Además, el sujeto escogido debe gozar de buena salud; porque es absolutamente bárbaro matar a una persona enferma, que resulta, generalmente, incapaz de soportarlo. En base a este principio, no se debería elegir a un sastre mayor de veinticinco años, porque después de esa edad generalmente es dispéptico. O, al menos, si un hombre debe cazar en ese coto, ha de considerar su deber natural, de acuerdo con la antigua ecuación establecida, asesi­nar a algún múltiplo de 9, digamos 18, 27 6 36. Aquí, en esta benévola consideración a la comodi­dad de la gente enferma, observaréis el efecto co­mún de una bella arte para enternecer y refinar los sentimientos.
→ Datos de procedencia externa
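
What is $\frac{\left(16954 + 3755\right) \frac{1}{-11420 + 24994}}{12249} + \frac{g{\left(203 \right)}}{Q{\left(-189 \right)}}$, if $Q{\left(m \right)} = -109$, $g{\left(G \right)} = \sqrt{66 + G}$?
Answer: $\frac{2301}{18474214} - \frac{\sqrt{269}}{109} \approx -0.15035$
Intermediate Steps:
$\frac{\left(16954 + 3755\right) \frac{1}{-11420 + 24994}}{12249} + \frac{g{\left(203 \right)}}{Q{\left(-189 \right)}} = \frac{\left(16954 + 3755\right) \frac{1}{-11420 + 24994}}{12249} + \frac{\sqrt{66 + 203}}{-109} = \frac{20709}{13574} \cdot \frac{1}{12249} + \sqrt{269} \left(- \frac{1}{109}\right) = 20709 \cdot \frac{1}{13574} \cdot \frac{1}{12249} - \frac{\sqrt{269}}{109} = \frac{20709}{13574} \cdot \frac{1}{12249} - \frac{\sqrt{269}}{109} = \frac{2301}{18474214} - \frac{\sqrt{269}}{109}$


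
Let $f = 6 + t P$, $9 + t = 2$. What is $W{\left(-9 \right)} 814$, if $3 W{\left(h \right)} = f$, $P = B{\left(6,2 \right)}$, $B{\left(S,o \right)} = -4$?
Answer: $\frac{27676}{3} \approx 9225.3$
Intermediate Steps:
$t = -7$ ($t = -9 + 2 = -7$)
$P = -4$
$f = 34$ ($f = 6 - -28 = 6 + 28 = 34$)
$W{\left(h \right)} = \frac{34}{3}$ ($W{\left(h \right)} = \frac{1}{3} \cdot 34 = \frac{34}{3}$)
$W{\left(-9 \right)} 814 = \frac{34}{3} \cdot 814 = \frac{27676}{3}$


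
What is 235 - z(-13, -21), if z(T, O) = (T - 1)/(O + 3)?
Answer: 2108/9 ≈ 234.22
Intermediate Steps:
z(T, O) = (-1 + T)/(3 + O)
235 - z(-13, -21) = 235 - (-1 - 13)/(3 - 21) = 235 - (-14)/(-18) = 235 - (-1)*(-14)/18 = 235 - 1*7/9 = 235 - 7/9 = 2108/9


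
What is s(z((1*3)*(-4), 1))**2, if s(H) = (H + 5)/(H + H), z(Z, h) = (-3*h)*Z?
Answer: 1681/5184 ≈ 0.32427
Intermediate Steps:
z(Z, h) = -3*Z*h
s(H) = (5 + H)/(2*H) (s(H) = (5 + H)/((2*H)) = (5 + H)*(1/(2*H)) = (5 + H)/(2*H))
s(z((1*3)*(-4), 1))**2 = ((5 - 3*(1*3)*(-4)*1)/(2*((-3*(1*3)*(-4)*1))))**2 = ((5 - 3*3*(-4)*1)/(2*((-3*3*(-4)*1))))**2 = ((5 - 3*(-12)*1)/(2*((-3*(-12)*1))))**2 = ((1/2)*(5 + 36)/36)**2 = ((1/2)*(1/36)*41)**2 = (41/72)**2 = 1681/5184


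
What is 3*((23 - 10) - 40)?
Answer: -81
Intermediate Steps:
3*((23 - 10) - 40) = 3*(13 - 40) = 3*(-27) = -81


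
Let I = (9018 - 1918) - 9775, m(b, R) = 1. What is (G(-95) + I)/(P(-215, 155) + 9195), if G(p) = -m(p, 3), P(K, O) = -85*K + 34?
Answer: -223/2292 ≈ -0.097295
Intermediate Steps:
P(K, O) = 34 - 85*K
G(p) = -1 (G(p) = -1*1 = -1)
I = -2675 (I = 7100 - 9775 = -2675)
(G(-95) + I)/(P(-215, 155) + 9195) = (-1 - 2675)/((34 - 85*(-215)) + 9195) = -2676/((34 + 18275) + 9195) = -2676/(18309 + 9195) = -2676/27504 = -2676*1/27504 = -223/2292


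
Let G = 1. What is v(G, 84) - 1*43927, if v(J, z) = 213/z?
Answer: -1229885/28 ≈ -43924.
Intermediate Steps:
v(G, 84) - 1*43927 = 213/84 - 1*43927 = 213*(1/84) - 43927 = 71/28 - 43927 = -1229885/28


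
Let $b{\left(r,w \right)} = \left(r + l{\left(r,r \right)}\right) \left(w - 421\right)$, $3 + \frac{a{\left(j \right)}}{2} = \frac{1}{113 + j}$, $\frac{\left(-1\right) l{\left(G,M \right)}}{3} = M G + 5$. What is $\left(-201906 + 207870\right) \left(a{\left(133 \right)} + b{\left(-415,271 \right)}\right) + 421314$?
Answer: $\frac{18966703261718}{41} \approx 4.626 \cdot 10^{11}$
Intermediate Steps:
$l{\left(G,M \right)} = -15 - 3 G M$ ($l{\left(G,M \right)} = - 3 \left(M G + 5\right) = - 3 \left(G M + 5\right) = - 3 \left(5 + G M\right) = -15 - 3 G M$)
$a{\left(j \right)} = -6 + \frac{2}{113 + j}$
$b{\left(r,w \right)} = \left(-421 + w\right) \left(-15 + r - 3 r^{2}\right)$ ($b{\left(r,w \right)} = \left(r - \left(15 + 3 r r\right)\right) \left(w - 421\right) = \left(r - \left(15 + 3 r^{2}\right)\right) \left(-421 + w\right) = \left(-15 + r - 3 r^{2}\right) \left(-421 + w\right) = \left(-421 + w\right) \left(-15 + r - 3 r^{2}\right)$)
$\left(-201906 + 207870\right) \left(a{\left(133 \right)} + b{\left(-415,271 \right)}\right) + 421314 = \left(-201906 + 207870\right) \left(\frac{2 \left(-338 - 399\right)}{113 + 133} - \left(-68565 - 217520175 + 813 \left(5 + \left(-415\right)^{2}\right)\right)\right) + 421314 = 5964 \left(\frac{2 \left(-338 - 399\right)}{246} + \left(6315 + 174715 + 1263 \cdot 172225 - 112465 - 813 \left(5 + 172225\right)\right)\right) + 421314 = 5964 \left(2 \cdot \frac{1}{246} \left(-737\right) + \left(6315 + 174715 + 217520175 - 112465 - 813 \cdot 172230\right)\right) + 421314 = 5964 \left(- \frac{737}{123} + \left(6315 + 174715 + 217520175 - 112465 - 140022990\right)\right) + 421314 = 5964 \left(- \frac{737}{123} + 77565750\right) + 421314 = 5964 \cdot \frac{9540586513}{123} + 421314 = \frac{18966685987844}{41} + 421314 = \frac{18966703261718}{41}$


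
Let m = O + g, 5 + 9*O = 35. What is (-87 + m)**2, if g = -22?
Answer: 100489/9 ≈ 11165.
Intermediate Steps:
O = 10/3 (O = -5/9 + (1/9)*35 = -5/9 + 35/9 = 10/3 ≈ 3.3333)
m = -56/3 (m = 10/3 - 22 = -56/3 ≈ -18.667)
(-87 + m)**2 = (-87 - 56/3)**2 = (-317/3)**2 = 100489/9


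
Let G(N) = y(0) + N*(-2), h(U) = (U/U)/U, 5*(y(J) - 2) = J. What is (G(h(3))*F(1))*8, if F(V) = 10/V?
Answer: 320/3 ≈ 106.67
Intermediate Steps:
y(J) = 2 + J/5
h(U) = 1/U
G(N) = 2 - 2*N (G(N) = (2 + (⅕)*0) + N*(-2) = (2 + 0) - 2*N = 2 - 2*N)
(G(h(3))*F(1))*8 = ((2 - 2/3)*(10/1))*8 = ((2 - 2*⅓)*(10*1))*8 = ((2 - ⅔)*10)*8 = ((4/3)*10)*8 = (40/3)*8 = 320/3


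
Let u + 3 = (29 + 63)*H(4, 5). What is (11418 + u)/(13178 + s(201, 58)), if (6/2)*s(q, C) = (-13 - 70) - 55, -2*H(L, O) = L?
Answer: 11231/13132 ≈ 0.85524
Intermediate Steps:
H(L, O) = -L/2
s(q, C) = -46 (s(q, C) = ((-13 - 70) - 55)/3 = (-83 - 55)/3 = (1/3)*(-138) = -46)
u = -187 (u = -3 + (29 + 63)*(-1/2*4) = -3 + 92*(-2) = -3 - 184 = -187)
(11418 + u)/(13178 + s(201, 58)) = (11418 - 187)/(13178 - 46) = 11231/13132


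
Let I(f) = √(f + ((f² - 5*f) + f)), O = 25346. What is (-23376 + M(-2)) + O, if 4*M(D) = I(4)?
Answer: 3941/2 ≈ 1970.5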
En general, caballeros, el mundo es muy sanguinario, y todo lo que quiere en un asesi­nato es una copiosa efusión de sangre; un despliegue chillón en este punto es suficiente para ellos. Pero el conocedor ilustrado es más refinado en sus gus­tos, y el resultado de nuestro arte, como el de todas las otras artes liberales, cuando son dominadas a conciencia, es humanizar el corazón. Tan cierto es, que

Ingenuas didieisse fideliter artes
Emollit mores, nec sinit esse feros.

Un amigo filósofo, bien conocido por su filantro­pía y bondad, sugiere que el sujeto elegido debería tener también niños que dependan totalmente de su trabajo, a fin de profundizar el pathos. Y verdade­ramente, ésta es una precaución juiciosa. Sin em­bargo, yo no insistiría demasiado vivamente en se­mejante condición. El estricto buen gusto la sugiere incuestionablemente, pero mientras el hombre sea inobjetable en materia de moral y salud, yo no ob­servaría con celo demasiado cuidadoso una restric­ción que podría tener el efecto de limitar el campo del artista.

Esto en lo que se refiere a la persona. En lo que hace a la ocasión, el lugar y los instrumentos, tengo muchas cosas que decir, para las que no hay lugar ahora. El buen sentido del practicante lo ha dirigido generalmente a la noche y la intimidad. Sin embargo, no han faltado casos que se desvia­ron de la regla con efectos excelentes. Con respecto al tiempo, el caso de Mrs. Ruscombe es una her­mosa excepción que ya he mencionado, y con res­pecto tanto al tiempo como al lugar, existe una bella excepción en los anales de Edimburgo (año 1805), familiar a todo niño de esa ciudad, pero que ha sido irresponsablemente defraudada en su debida porción de fama entre los aficionados in­gleses. El caso al que me refiero es el del portero de uno de los bancos, que fue asesinado mientras llevaba un saco con dinero, a plena luz del día, a la vuelta de High Street, una de las calles más concurridas de Europa. Y hasta este momento el asesino no ha sido descubierto.

Sed fugit interea, fugit irreparabile tempus,
Singula dum captí circumvectamur amore.